Nordstrom is “well positioned to capitalize on future opportunities to gain market share through its customer strategy,” according to the statement. This strategy is centered on three strategic pillars:
- Providing a differentiated product offering;
- Delivering exceptional services and experiences; and
- Leveraging the strength of its brand.
In taking Nordstrom private, the family wanted to remove itself from both the volatility of the stock market and the need to please shareholders. The family argued that as a private company, Nordstrom could invest more in experimental initiatives designed to generate long-term results, without having to worry about public (or Wall Street) opinion that could affect the company’s financial value.

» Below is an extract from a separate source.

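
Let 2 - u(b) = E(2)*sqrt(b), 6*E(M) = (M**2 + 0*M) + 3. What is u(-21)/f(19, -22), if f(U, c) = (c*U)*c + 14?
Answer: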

Nevertheless, Nordstrom has taken recent strides to bring technology in-house: the department store acquired two Seattle-based retail technology startups: BevyUp, a digital selling platform, and MessageYes, a conversational commerce platform.
The founding family members involved in the talks include company Co-Presidents Blake W. Nordstrom, Peter E. Nordstrom and Erik B. Nordstrom; President of Stores James F. Nordstrom; Chairman Emeritus Bruce A. Nordstrom; and Anne E. Gittinger, the granddaughter of company Co-Founder John W. Nordstrom. These family members collectively own 31% of the company’s shares, and created the offer to take the department store private months after suspending the campaign in October 2017.